Die frühere Literatur von Judith Butler steht schon im Zentrum des Queerfeminismus, zumindest wird es immer wieder so reproduziert. Ob es so ist, können wir ja mal hinterfragen. Festzuhalten ist auf jeden Fall, dass ihre Gedanken zu dieser Zeit ein sehr revolutionäres Denken waren, zumindest ein anderes, aufbrechendes und radikales. Diese Radikalität wird ihr natürlich auch immer wieder vorgeworfen, sie versucht in ihren Schriften wirklich alles hardcore zu dekonstruieren, was auf einer praktischen Ebene schon sehr anspruchsvoll und teilweise auch fragwürdig erscheinen kann. Aber ähnlich wie bei uns geht es darum, Dinge zu hinterfragen.
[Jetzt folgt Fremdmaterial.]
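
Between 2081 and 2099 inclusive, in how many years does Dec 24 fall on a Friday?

Day of week of December 24 in each year:
2081: Wed, 2082: Thu, 2083: Fri ✓, 2084: Sun, 2085: Mon, 2086: Tue, 2087: Wed, 2088: Fri ✓, 2089: Sat, 2090: Sun, 2091: Mon, 2092: Wed, 2093: Thu, 2094: Fri ✓, 2095: Sat, 2096: Mon, 2097: Tue, 2098: Wed, 2099: Thu
Fridays: 2083, 2088, 2094.

3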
Butler ist eine Schlüsselfigur, vielleicht sogar die Schlüsselfigur, aber sie hat das Buch „Gender Trouble“ 1990 veröffentlicht, seitdem hat sich schon noch mal einiges verändert. Es sind ja auch ganz viele neue Theoretiker:innen dazu gekommen. Butler ist sicherlich bei einigen Themen zu kritisieren, und es heißt auch nicht, dass wir das nicht machen würden.
Was ist euer Programm für dieses Semester?
Ganz standardmäßig steht vom Oktober 2019 bis Ende Januar 2020 unsere Veranstaltungsreihe an. Dazu hatten wir jetzt in den letzten Wochen eine Veranstaltung zu Polyamorie mit anschließender Diskussionsrunde. Die Veranstaltung zu Asexualität und Aromantik musste leider krankheitsbedingt ausfallen, wir versuchen sie aber anders wieder einzubringen.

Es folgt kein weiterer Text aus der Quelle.